Tania Burke of the Cirque de la Symphonie performs on aerial silks while the Orchestre Symphonique de Québec accompanies her with a movement from Brahms’ Symphony No. 3 in F Major. 

The circus was definitely "in town" last weekend. 

While the Cirque du Soleil kept folks amused with its giant egg at the Videotron Centre last week, the Orchestre symphonique de Québec was joined onstage at the Grand Théâtre by the Cirque de la Symphonie who, together, dazzled audiences on Friday and Saturday evening with their blend of classical music and circus arts.  

The Cirque de la Symphonie is an acrobatic troupe that brings the magic of the circus to the concert hall. Its performers include world-record holders, gold-medal winners of international competitions and even Olympic athletes. Each performance is choreographed to a classical masterpiece, and adds a striking visual element to the concert experience. The Cirque de la Symphonie is the only circus troupe in the world that performs exclusively with symphony orchestras. It has performed with over 100 orchestras around the world in sold-out venues. 

One of the leaders of the troupe, Vitalii Buza, was a gymnast with the Russian National team, who eventually joined the Moscow State Circus as a professional acrobat. Together Buza and Nicolas Ellis, the assistant conductor of the OSQ, selected the music from a list of compositions suggested by the Cirque. 

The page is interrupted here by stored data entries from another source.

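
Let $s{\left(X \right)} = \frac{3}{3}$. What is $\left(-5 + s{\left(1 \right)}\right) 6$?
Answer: $-24$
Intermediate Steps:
$s{\left(X \right)} = 1$ ($s{\left(X \right)} = 3 \cdot \frac{1}{3} = 1$)
$\left(-5 + s{\left(1 \right)}\right) 6 = \left(-5 + 1\right) 6 = \left(-4\right) 6 = -24$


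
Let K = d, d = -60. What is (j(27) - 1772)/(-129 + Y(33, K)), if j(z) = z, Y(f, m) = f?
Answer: 1745/96 ≈ 18.177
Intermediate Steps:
K = -60
(j(27) - 1772)/(-129 + Y(33, K)) = (27 - 1772)/(-129 + 33) = -1745/(-96) = -1745*(-1/96) = 1745/96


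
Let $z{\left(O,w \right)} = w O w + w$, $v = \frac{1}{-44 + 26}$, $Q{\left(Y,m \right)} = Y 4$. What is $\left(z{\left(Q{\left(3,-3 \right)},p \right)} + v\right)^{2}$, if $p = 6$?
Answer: $\frac{62141689}{324} \approx 1.918 \cdot 10^{5}$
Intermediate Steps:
$Q{\left(Y,m \right)} = 4 Y$
$v = - \frac{1}{18}$ ($v = \frac{1}{-18} = - \frac{1}{18} \approx -0.055556$)
$z{\left(O,w \right)} = w + O w^{2}$ ($z{\left(O,w \right)} = O w w + w = O w^{2} + w = w + O w^{2}$)
$\left(z{\left(Q{\left(3,-3 \right)},p \right)} + v\right)^{2} = \left(6 \left(1 + 4 \cdot 3 \cdot 6\right) - \frac{1}{18}\right)^{2} = \left(6 \left(1 + 12 \cdot 6\right) - \frac{1}{18}\right)^{2} = \left(6 \left(1 + 72\right) - \frac{1}{18}\right)^{2} = \left(6 \cdot 73 - \frac{1}{18}\right)^{2} = \left(438 - \frac{1}{18}\right)^{2} = \left(\frac{7883}{18}\right)^{2} = \frac{62141689}{324}$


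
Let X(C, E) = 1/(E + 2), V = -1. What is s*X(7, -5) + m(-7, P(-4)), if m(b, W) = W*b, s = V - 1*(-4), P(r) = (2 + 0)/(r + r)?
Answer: ¾ ≈ 0.75000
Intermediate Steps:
X(C, E) = 1/(2 + E)
P(r) = 1/r (P(r) = 2/((2*r)) = 2*(1/(2*r)) = 1/r)
s = 3 (s = -1 - 1*(-4) = -1 + 4 = 3)
s*X(7, -5) + m(-7, P(-4)) = 3/(2 - 5) - 7/(-4) = 3/(-3) - ¼*(-7) = 3*(-⅓) + 7/4 = -1 + 7/4 = ¾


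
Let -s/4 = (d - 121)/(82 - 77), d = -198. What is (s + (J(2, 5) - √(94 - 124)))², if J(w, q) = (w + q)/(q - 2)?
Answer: 14916019/225 - 7726*I*√30/15 ≈ 66293.0 - 2821.1*I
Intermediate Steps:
J(w, q) = (q + w)/(-2 + q)
s = 1276/5 (s = -4*(-198 - 121)/(82 - 77) = -(-1276)/5 = -4*(-319/5) = 1276/5 ≈ 255.20)
(s + (J(2, 5) - √(94 - 124)))² = (1276/5 + ((5 + 2)/(-2 + 5) - √(94 - 124)))² = (1276/5 + (7/3 - √(-30)))² = (1276/5 + ((⅓)*7 - I*√30))² = (1276/5 + (7/3 - I*√30))² = (3863/15 - I*√30)²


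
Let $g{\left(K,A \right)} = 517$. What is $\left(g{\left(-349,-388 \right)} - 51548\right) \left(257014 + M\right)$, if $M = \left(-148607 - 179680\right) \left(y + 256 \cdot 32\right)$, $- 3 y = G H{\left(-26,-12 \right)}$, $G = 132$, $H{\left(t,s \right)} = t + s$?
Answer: $165236640598574$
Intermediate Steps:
$H{\left(t,s \right)} = s + t$
$y = 1672$ ($y = - \frac{132 \left(-12 - 26\right)}{3} = - \frac{132 \left(-38\right)}{3} = \left(- \frac{1}{3}\right) \left(-5016\right) = 1672$)
$M = -3238222968$ ($M = \left(-148607 - 179680\right) \left(1672 + 256 \cdot 32\right) = - 328287 \left(1672 + 8192\right) = \left(-328287\right) 9864 = -3238222968$)
$\left(g{\left(-349,-388 \right)} - 51548\right) \left(257014 + M\right) = \left(517 - 51548\right) \left(257014 - 3238222968\right) = \left(-51031\right) \left(-3237965954\right) = 165236640598574$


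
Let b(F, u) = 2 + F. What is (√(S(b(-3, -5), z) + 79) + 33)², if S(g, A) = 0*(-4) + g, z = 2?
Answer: (33 + √78)² ≈ 1749.9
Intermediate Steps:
S(g, A) = g (S(g, A) = 0 + g = g)
(√(S(b(-3, -5), z) + 79) + 33)² = (√((2 - 3) + 79) + 33)² = (√(-1 + 79) + 33)² = (√78 + 33)² = (33 + √78)²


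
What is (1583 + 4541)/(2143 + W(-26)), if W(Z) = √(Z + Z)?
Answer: 13123732/4592501 - 12248*I*√13/4592501 ≈ 2.8576 - 0.0096159*I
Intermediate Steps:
W(Z) = √2*√Z (W(Z) = √(2*Z) = √2*√Z)
(1583 + 4541)/(2143 + W(-26)) = (1583 + 4541)/(2143 + √2*√(-26)) = 6124/(2143 + √2*(I*√26)) = 6124/(2143 + 2*I*√13)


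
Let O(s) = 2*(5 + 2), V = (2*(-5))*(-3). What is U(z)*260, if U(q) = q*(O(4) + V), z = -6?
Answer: -68640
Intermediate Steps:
V = 30 (V = -10*(-3) = 30)
O(s) = 14 (O(s) = 2*7 = 14)
U(q) = 44*q (U(q) = q*(14 + 30) = q*44 = 44*q)
U(z)*260 = (44*(-6))*260 = -264*260 = -68640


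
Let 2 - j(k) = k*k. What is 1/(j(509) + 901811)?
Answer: 1/642732 ≈ 1.5559e-6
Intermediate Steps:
j(k) = 2 - k**2 (j(k) = 2 - k*k = 2 - k**2)
1/(j(509) + 901811) = 1/((2 - 1*509**2) + 901811) = 1/((2 - 1*259081) + 901811) = 1/((2 - 259081) + 901811) = 1/(-259079 + 901811) = 1/642732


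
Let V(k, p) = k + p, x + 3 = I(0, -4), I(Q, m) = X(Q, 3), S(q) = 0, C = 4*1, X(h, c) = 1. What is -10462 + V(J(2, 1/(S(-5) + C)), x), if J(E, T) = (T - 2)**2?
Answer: -167375/16 ≈ -10461.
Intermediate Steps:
C = 4
I(Q, m) = 1
J(E, T) = (-2 + T)**2
x = -2 (x = -3 + 1 = -2)
-10462 + V(J(2, 1/(S(-5) + C)), x) = -10462 + ((-2 + 1/(0 + 4))**2 - 2) = -10462 + ((-2 + 1/4)**2 - 2) = -10462 + ((-7/4)**2 - 2) = -10462 + (49/16 - 2) = -10462 + 17/16 = -167375/16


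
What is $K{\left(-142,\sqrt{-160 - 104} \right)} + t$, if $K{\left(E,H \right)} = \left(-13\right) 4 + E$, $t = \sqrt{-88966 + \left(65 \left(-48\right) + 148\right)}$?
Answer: $-194 + i \sqrt{91938} \approx -194.0 + 303.21 i$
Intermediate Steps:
$t = i \sqrt{91938}$ ($t = \sqrt{-88966 + \left(-3120 + 148\right)} = \sqrt{-88966 - 2972} = \sqrt{-91938} = i \sqrt{91938} \approx 303.21 i$)
$K{\left(E,H \right)} = -52 + E$
$K{\left(-142,\sqrt{-160 - 104} \right)} + t = \left(-52 - 142\right) + i \sqrt{91938} = -194 + i \sqrt{91938}$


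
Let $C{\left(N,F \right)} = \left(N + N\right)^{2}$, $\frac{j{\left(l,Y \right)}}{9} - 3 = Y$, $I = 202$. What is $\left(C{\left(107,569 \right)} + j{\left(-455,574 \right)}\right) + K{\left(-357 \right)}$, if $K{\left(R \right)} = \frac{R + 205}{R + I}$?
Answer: $\frac{7903447}{155} \approx 50990.0$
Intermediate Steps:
$j{\left(l,Y \right)} = 27 + 9 Y$
$K{\left(R \right)} = \frac{205 + R}{202 + R}$ ($K{\left(R \right)} = \frac{R + 205}{R + 202} = \frac{205 + R}{202 + R}$)
$C{\left(N,F \right)} = 4 N^{2}$ ($C{\left(N,F \right)} = \left(2 N\right)^{2} = 4 N^{2}$)
$\left(C{\left(107,569 \right)} + j{\left(-455,574 \right)}\right) + K{\left(-357 \right)} = \left(4 \cdot 107^{2} + \left(27 + 9 \cdot 574\right)\right) + \frac{205 - 357}{202 - 357} = \left(4 \cdot 11449 + \left(27 + 5166\right)\right) + \frac{1}{-155} \left(-152\right) = \left(45796 + 5193\right) - - \frac{152}{155} = 50989 + \frac{152}{155} = \frac{7903447}{155}$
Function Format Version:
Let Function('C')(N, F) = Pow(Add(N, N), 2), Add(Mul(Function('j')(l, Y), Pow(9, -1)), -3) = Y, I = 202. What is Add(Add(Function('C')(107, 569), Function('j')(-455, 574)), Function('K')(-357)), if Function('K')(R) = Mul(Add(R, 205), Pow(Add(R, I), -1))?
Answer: Rational(7903447, 155) ≈ 50990.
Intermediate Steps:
Function('j')(l, Y) = Add(27, Mul(9, Y))
Function('K')(R) = Mul(Pow(Add(202, R), -1), Add(205, R)) (Function('K')(R) = Mul(Add(R, 205), Pow(Add(R, 202), -1)) = Mul(Add(205, R), Pow(Add(202, R), -1)) = Mul(Pow(Add(202, R), -1), Add(205, R)))
Function('C')(N, F) = Mul(4, Pow(N, 2)) (Function('C')(N, F) = Pow(Mul(2, N), 2) = Mul(4, Pow(N, 2)))
Add(Add(Function('C')(107, 569), Function('j')(-455, 574)), Function('K')(-357)) = Add(Add(Mul(4, Pow(107, 2)), Add(27, Mul(9, 574))), Mul(Pow(Add(202, -357), -1), Add(205, -357))) = Add(Add(Mul(4, 11449), Add(27, 5166)), Mul(Pow(-155, -1), -152)) = Add(Add(45796, 5193), Mul(Rational(-1, 155), -152)) = Add(50989, Rational(152, 155)) = Rational(7903447, 155)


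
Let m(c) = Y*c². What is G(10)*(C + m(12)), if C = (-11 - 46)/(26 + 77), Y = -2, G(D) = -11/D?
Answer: 326931/1030 ≈ 317.41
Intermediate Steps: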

The result was the performance of a magical mix of music by Dvorak, Brahms, Bizet, Khachaturian, Wagner, Tchaikovsky, Offenbach, Rimski-Korsakov and others, while acrobats, contortionists, dancers and jugglers performed onstage. Audience members in the front rows gasped in awe as an aerialist, suspended from long straps attached to his wrists, flew directly over their heads to Wagner's "Ride of the Valkyries." 

There was an amusing juggler who encouraged members of the audience to take part in his act, and a magic act, during which the maestro's jacket - poof - disappeared. Other performances included a ribbon dancer, a balancing act and a Cyr wheel performer. 

The Cyr wheel is a large metal ring some six feet in diameter in which the performer stands and holds onto the rim while spinning around the stage like a gyroscope. It is named after Daniel Cyr, co-founder of the Cirque Éloize, who reinvented it as a circus apparatus at the end of the 20th century. 

At the Friday morning rehearsal, two groups of students had the opportunity to watch the artists prepare for their performance that evening. While the musicians took a well-deserved break, OSQ conductor Nicolas Ellis and Vitalii Buza came down into the audience to chat and answer questions.  

Students from the École de cirque de Disraeli near Thetford were particularly thrilled to be able to ask questions. One student asked Buza, "Are you ever afraid when you perform so high up?" Buza, who is one of the aerial performers, replied that he is naturally nervous before a performance but, as a well-trained professional, he is confident he'll do his best. He did add, however, that in 2011 he had a serious fall from 30 feet in the air, resulting in severe injuries. It took him a year and a half to recover and be ready to return to the stage. 

As the photos with this article were taken during the rehearsal, the performers and musicians are not wearing their concert costumes.